I stared hard into his face, wishing
fervently that looks could kill, but I could not move my arms or my legs. My
limbs had so far submitted to the forces of decay that they had no way of
responding to the signals sent by my brain, and I had the sensation that the
brain itself had little left of its own order and power. Yet the end was not
yet come, and I felt sure that there must be some reason for the delay. If they
had been able to blot me out, utterly and entirely, they would have done it.
They had not yet attained that final dominance which would permit them to
administer the
coup de grace.
Perhaps there was still hope—still
something I

could do if only I knew how.

But the only thing I could do, it seemed,
was talk.

"Who are you?" I asked, trying
with all my might to be contemptuous.

He laughed. "What answer can I
possibly give?" he countered. "The appearance which you see is in
your eye, the identity which I have is in your mind. I have no way to answer
you save by reference to your ideas, your characterizations. There are no
gods, and yet I am a god, because you have no way of thinking about the kind of
being I am, and the powers at my disposal, save by linking them to your myths
of gods and giants. The builders of the macroworld were humanoid in form, and
their nature is already pregnant in the parent being from which you were
copied, in the quiet DNA which is unexpressed within your every cell, but you
have not the power of their imagination, and you cannot conceive of the nature
and power of the beings they created within their machines—or the nature and
power of the invaders which have come to displace them. We are not gods but you
must dress us as gods in order to have any image of us at all. You named the macroworld
Asgard, because it seemed to you the creation of godlike beings, and you have
translated the danger that threatens it into the vocabulary of
Gotterdammerung
, because there is
no other way in which your petty minds might encompass it.

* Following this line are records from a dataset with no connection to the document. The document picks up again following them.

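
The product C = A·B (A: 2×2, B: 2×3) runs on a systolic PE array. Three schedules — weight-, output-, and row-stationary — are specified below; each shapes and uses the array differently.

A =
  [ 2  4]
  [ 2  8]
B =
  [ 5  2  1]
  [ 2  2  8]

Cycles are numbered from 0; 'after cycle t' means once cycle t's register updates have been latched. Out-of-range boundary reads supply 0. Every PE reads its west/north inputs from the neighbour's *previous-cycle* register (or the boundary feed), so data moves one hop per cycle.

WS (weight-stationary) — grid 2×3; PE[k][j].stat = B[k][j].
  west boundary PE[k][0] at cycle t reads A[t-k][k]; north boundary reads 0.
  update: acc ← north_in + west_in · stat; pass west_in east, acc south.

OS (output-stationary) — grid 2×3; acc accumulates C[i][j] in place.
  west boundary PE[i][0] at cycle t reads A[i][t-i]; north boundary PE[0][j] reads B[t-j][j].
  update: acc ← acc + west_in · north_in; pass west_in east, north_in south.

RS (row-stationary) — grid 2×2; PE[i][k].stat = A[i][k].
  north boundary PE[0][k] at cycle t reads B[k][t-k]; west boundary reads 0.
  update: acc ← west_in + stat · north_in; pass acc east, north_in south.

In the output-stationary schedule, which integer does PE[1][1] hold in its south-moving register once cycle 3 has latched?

register = 2

OS on a 2×3 grid — tracing PE[1][1] and its feeders:
  after 0 — PE[0][1] acc=0, pass-E 0, pass-S 0
  after 0 — PE[1][0] acc=0, pass-E 0, pass-S 0
  after 0 — PE[1][1] acc=0, pass-E 0, pass-S 0
  after 1 — PE[0][1] acc=4, pass-E 2, pass-S 2
  after 1 — PE[1][0] acc=10, pass-E 2, pass-S 5
  after 1 — PE[1][1] acc=0, pass-E 0, pass-S 0
  after 2 — PE[0][1] acc=12, pass-E 4, pass-S 2
  after 2 — PE[1][0] acc=26, pass-E 8, pass-S 2
  after 2 — PE[1][1] acc=4, pass-E 2, pass-S 2
  after 3 — PE[0][1] acc=12, pass-E 0, pass-S 0
  after 3 — PE[1][0] acc=26, pass-E 0, pass-S 0
  after 3 — PE[1][1] acc=20, pass-E 8, pass-S 2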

"You ask me who I am. I can only say
that in
your
mind's eye I am the one who guided the hand
of the blind slayer of Balder; I am the one who freed the great wolf Fenrir and
rode with him at the head of an army drawn from the Underworld where the dead
denied Valhalla groaned beneath the burden of their misery; I am the one whose
call roused the fire giants and plotted the course of the ship of ghosts—you
must call me Loki. Are you any wiser now, small creator of gods? Do you
understand now what your little thread signifies within the infinite tapestry
woven by the Norns? No, my human friend, you do not. You understand nothing—nothing
at all."

"Forget Loki, then," I said.
"Strip away the mythic mask. You're one of the invaders of the macroworld:
a tapeworm, programmed to disrupt and destroy. Why are you trying to destroy
Asgard?"

He smiled. "The macroworld is in
danger," he said, coolly, "but we do not intend that it should be
destroyed. We have other plans for it. We have sent our ambassadors to save it,
and they will do
so,
unless your fleshly
self intervenes. If anyone intends to let the starlet go nova, it is the ones
who oppose us—the guardian gods of Asgard. What passenger they have placed in
your counterpart's brain we cannot tell, but we know only too well that those
who fight against us would rather blow the macroworld to atoms than let us
possess it. You do not know what kind of beings they are who have summoned you
to this fight. You do not understand the game in which you are a pawn, and you
owe no loyalty to those who have used you."